Kerugian kumulatif Reality Labs: $90 miliar

Desain awal Arena: Permainan poin yang tidak bisa membelanjakan uang asli

Sebuah perusahaan yang telah membakar $90 miliar di hardware dan konten, berbalik membuat mainan sosial "tanpa risiko finansial".

Ini bukan "mengambil pelajaran", ini kucing yang pernah tersiram air mendidih — sejak itu bahkan air hangat pun takut disentuh.

Pelajaran metaverse jelas sekali: Biaya menciptakan jalur baru dari nol sangat tinggi. Tapi pemahaman Zuckerberg sepertinya: Kalau begitu aku tidak usah menciptakan jalur baru, aku akan menjiplak yang sudah diuji coba orang lain.
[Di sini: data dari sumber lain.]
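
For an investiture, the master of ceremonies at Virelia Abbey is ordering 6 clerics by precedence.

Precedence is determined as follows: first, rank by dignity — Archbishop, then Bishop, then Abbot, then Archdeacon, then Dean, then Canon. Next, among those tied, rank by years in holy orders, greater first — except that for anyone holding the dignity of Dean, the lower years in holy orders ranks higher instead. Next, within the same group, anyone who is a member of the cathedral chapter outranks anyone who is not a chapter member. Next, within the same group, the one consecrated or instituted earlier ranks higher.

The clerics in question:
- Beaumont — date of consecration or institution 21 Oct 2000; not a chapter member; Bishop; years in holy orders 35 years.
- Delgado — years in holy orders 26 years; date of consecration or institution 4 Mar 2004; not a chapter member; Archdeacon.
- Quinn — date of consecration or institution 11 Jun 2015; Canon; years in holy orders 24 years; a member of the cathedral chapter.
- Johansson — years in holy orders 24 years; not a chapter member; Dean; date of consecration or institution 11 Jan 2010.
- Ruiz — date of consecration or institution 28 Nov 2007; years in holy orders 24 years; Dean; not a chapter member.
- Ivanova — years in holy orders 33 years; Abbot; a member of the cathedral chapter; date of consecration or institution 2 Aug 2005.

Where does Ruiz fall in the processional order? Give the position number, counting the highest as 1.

By dignity: Beaumont (Bishop); then Ivanova (Abbot); then Delgado (Archdeacon); then Ruiz and Johansson (Dean); then Quinn (Canon).
Ruiz and Johansson both have years in holy orders 24 years, so the next rule applies.
Ruiz and Johansson are each not a chapter member, so the next rule applies.
Among Ruiz and Johansson, by date of consecration or institution (earlier first): Ruiz (28 Nov 2007) before Johansson (11 Jan 2010).
Order: Beaumont, Ivanova, Delgado, Ruiz, Johansson, Quinn. So position 4.

4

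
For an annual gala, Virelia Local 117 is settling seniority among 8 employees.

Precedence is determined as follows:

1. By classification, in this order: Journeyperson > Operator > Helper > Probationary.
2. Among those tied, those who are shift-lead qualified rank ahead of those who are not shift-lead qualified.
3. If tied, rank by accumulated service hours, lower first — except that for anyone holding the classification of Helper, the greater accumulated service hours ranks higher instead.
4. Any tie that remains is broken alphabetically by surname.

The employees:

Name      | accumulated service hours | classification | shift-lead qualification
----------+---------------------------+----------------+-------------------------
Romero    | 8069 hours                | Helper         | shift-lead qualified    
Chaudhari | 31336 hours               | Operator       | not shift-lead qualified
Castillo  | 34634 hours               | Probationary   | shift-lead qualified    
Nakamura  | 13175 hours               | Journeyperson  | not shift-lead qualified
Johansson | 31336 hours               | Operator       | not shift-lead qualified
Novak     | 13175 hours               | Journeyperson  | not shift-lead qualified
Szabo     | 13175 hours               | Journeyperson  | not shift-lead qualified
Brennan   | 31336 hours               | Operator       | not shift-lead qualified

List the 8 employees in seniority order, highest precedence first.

By classification: Nakamura, Novak and Szabo (Journeyperson); then Brennan, Chaudhari and Johansson (Operator); then Romero (Helper); then Castillo (Probationary).
Nakamura, Novak and Szabo are each not shift-lead qualified, so the next rule applies.
Nakamura, Novak and Szabo all have accumulated service hours 13175 hours, so the next rule applies.
Among Nakamura, Novak and Szabo, alphabetically by surname: Nakamura before Novak before Szabo.
Brennan, Chaudhari and Johansson are each not shift-lead qualified, so the next rule applies.
Brennan, Chaudhari and Johansson all have accumulated service hours 31336 hours, so the next rule applies.
Among Brennan, Chaudhari and Johansson, alphabetically by surname: Brennan before Chaudhari before Johansson.
Full order: Nakamura, Novak, Szabo, Brennan, Chaudhari, Johansson, Romero, Castillo.

Nakamura, Novak, Szabo, Brennan, Chaudhari, Johansson, Romero, Castillo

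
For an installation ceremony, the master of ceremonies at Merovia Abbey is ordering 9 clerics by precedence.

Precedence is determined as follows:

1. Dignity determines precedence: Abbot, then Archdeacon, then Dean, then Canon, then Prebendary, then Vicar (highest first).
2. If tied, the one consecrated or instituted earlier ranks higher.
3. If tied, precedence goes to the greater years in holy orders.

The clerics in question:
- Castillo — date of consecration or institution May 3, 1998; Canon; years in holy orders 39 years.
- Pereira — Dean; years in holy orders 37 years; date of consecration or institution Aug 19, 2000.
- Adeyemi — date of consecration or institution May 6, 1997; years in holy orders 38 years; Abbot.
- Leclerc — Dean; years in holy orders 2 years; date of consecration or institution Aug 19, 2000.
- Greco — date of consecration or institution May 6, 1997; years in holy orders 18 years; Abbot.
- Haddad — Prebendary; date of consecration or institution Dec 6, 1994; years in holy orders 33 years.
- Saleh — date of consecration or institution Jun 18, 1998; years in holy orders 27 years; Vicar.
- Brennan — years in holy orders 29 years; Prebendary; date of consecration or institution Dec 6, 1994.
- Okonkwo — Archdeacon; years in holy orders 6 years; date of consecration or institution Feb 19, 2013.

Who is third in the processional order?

Okonkwo

By dignity: Adeyemi and Greco (Abbot); then Okonkwo (Archdeacon); then Pereira and Leclerc (Dean); then Castillo (Canon); then Haddad and Brennan (Prebendary); then Saleh (Vicar).
Adeyemi and Greco both have date of consecration or institution May 6, 1997, so the next rule applies.
Among Adeyemi and Greco, by years in holy orders (higher first): Adeyemi (38 years) before Greco (18 years).
Pereira and Leclerc both have date of consecration or institution Aug 19, 2000, so the next rule applies.
Among Pereira and Leclerc, by years in holy orders (higher first): Pereira (37 years) before Leclerc (2 years).
Haddad and Brennan both have date of consecration or institution Dec 6, 1994, so the next rule applies.
Among Haddad and Brennan, by years in holy orders (higher first): Haddad (33 years) before Brennan (29 years).
Order: Adeyemi, Greco, Okonkwo, Pereira, Leclerc, Castillo, Haddad, Brennan, Saleh.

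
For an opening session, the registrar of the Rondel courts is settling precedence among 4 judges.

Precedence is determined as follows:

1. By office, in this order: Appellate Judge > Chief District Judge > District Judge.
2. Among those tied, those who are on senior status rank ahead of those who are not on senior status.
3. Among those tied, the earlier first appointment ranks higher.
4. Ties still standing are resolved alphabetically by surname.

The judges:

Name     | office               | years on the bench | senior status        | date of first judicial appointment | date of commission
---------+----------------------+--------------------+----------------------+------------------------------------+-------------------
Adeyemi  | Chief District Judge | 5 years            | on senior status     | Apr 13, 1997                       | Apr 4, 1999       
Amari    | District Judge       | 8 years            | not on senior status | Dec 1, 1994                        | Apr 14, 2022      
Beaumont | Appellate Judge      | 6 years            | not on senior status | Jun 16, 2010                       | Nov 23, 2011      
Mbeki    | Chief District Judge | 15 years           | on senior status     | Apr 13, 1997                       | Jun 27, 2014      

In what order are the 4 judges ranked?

Beaumont, Adeyemi, Mbeki, Amari

By office: Beaumont (Appellate Judge); then Adeyemi and Mbeki (Chief District Judge); then Amari (District Judge).
Adeyemi and Mbeki are each on senior status, so the next rule applies.
Adeyemi and Mbeki both have date of first judicial appointment Apr 13, 1997, so the next rule applies.
Among Adeyemi and Mbeki, alphabetically by surname: Adeyemi before Mbeki.
Full order: Beaumont, Adeyemi, Mbeki, Amari.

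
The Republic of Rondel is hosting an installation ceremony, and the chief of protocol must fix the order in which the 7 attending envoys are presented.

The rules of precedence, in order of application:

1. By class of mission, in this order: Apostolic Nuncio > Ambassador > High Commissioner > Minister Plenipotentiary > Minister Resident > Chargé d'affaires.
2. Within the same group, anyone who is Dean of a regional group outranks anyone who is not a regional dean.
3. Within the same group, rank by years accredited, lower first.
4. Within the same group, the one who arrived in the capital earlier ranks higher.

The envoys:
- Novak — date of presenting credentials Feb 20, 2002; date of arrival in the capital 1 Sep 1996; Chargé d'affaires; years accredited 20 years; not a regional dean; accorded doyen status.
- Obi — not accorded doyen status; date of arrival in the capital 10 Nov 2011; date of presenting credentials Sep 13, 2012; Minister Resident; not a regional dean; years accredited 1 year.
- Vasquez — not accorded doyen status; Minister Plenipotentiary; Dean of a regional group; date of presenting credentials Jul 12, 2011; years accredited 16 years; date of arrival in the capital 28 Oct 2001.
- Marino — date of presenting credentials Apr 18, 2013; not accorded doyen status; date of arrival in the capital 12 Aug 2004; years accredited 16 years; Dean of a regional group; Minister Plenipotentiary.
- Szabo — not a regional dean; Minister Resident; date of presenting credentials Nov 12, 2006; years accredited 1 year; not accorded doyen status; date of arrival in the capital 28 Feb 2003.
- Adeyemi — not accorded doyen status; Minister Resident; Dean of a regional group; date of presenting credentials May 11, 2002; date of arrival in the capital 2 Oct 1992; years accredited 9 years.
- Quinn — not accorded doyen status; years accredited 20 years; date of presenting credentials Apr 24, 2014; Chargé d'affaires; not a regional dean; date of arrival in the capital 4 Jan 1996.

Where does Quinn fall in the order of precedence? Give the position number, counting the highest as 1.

6

By class of mission: Vasquez and Marino (Minister Plenipotentiary); then Adeyemi, Szabo and Obi (Minister Resident); then Quinn and Novak (Chargé d'affaires).
Vasquez and Marino are each Dean of a regional group, so the next rule applies.
Vasquez and Marino both have years accredited 16 years, so the next rule applies.
Among Vasquez and Marino, by date of arrival in the capital (earlier first): Vasquez (28 Oct 2001) before Marino (12 Aug 2004).
Among Adeyemi, Szabo and Obi, Dean of a regional group before not a regional dean: Adeyemi (Dean of a regional group) before Szabo and Obi (not a regional dean).
Szabo and Obi both have years accredited 1 year, so the next rule applies.
Among Szabo and Obi, by date of arrival in the capital (earlier first): Szabo (28 Feb 2003) before Obi (10 Nov 2011).
Quinn and Novak are each not a regional dean, so the next rule applies.
Quinn and Novak both have years accredited 20 years, so the next rule applies.
Among Quinn and Novak, by date of arrival in the capital (earlier first): Quinn (4 Jan 1996) before Novak (1 Sep 1996).
Order: Vasquez, Marino, Adeyemi, Szabo, Obi, Quinn, Novak. So position 6.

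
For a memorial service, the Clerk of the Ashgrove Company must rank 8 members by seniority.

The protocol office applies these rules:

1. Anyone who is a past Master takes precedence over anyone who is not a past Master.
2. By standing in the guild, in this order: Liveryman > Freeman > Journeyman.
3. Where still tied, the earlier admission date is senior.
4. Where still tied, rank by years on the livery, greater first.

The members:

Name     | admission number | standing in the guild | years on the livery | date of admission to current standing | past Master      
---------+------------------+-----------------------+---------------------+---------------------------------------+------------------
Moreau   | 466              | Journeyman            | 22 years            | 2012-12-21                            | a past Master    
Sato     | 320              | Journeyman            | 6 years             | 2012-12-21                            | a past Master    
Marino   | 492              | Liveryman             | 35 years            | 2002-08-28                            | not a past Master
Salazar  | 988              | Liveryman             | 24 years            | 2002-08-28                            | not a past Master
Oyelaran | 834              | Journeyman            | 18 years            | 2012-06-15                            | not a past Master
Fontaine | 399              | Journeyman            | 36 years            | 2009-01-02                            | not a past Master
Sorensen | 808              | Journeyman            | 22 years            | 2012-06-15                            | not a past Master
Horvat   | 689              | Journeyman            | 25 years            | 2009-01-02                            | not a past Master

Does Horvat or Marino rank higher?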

Masalahnya, prasyarat keberhasilan orang lain adalah uang asli. Polymarket menjadi terkenal dalam pemilihan besar 2024, karena setiap dolar memilih dengan uang sungguhan. Kalshi bisa mendapatkan uang dari Morgan Stanley, karena izin CFTC dan bertahun-tahun gugatan federal.

Hal-hal ini, traffic sebanyak apa pun tidak bisa ditiru.

3,56 miliar pengguna aktif harian memang menakutkan. Tapi jika 3,56 miliar orang ini datang ke Arena, menggunakan poin untuk bertaruh dengan sejumlah "prediksi kacang hijau", lalu apa?

Probabilitas yang dihasilkan tidak akurat → pengguna merasa tidak menarik → aktivitas menurun → Zuckerberg bilang "ini proyek eksperimental" → diam-diam dihapus dari pasaran.

Naskahnya persis seperti Forecast.

Mungkin Zuck Sama Sekali Tidak Peduli Prediksi Akurat Atau Tidak

Terakhir, mari lihat dari "perspektif sebaliknya" — bagaimana jika kita yang salah?

Mungkin Zuckerberg sama sekali tidak berniat membuat pasar prediksi sejati. Mungkin target Arena adalah membuat platform sosial untuk peristiwa viral: pengguna datang bukan untuk mencari uang, tapi untuk melihat apa yang dipikirkan orang lain, berdebat dengan teman, memamerkan "tingkat akurasi prediksi" mereka.

Pada dasarnya tidak berbeda dengan berdebat di Weibo, hanya saja ditambah sistem skor.

Dalam logika ini, poin bukanlah cacat, melainkan desain. Uang asli justru akan menakuti pengguna biasa. Yang diinginkan Meta bukanlah kedalaman finansial, melainkan durasi penggunaan.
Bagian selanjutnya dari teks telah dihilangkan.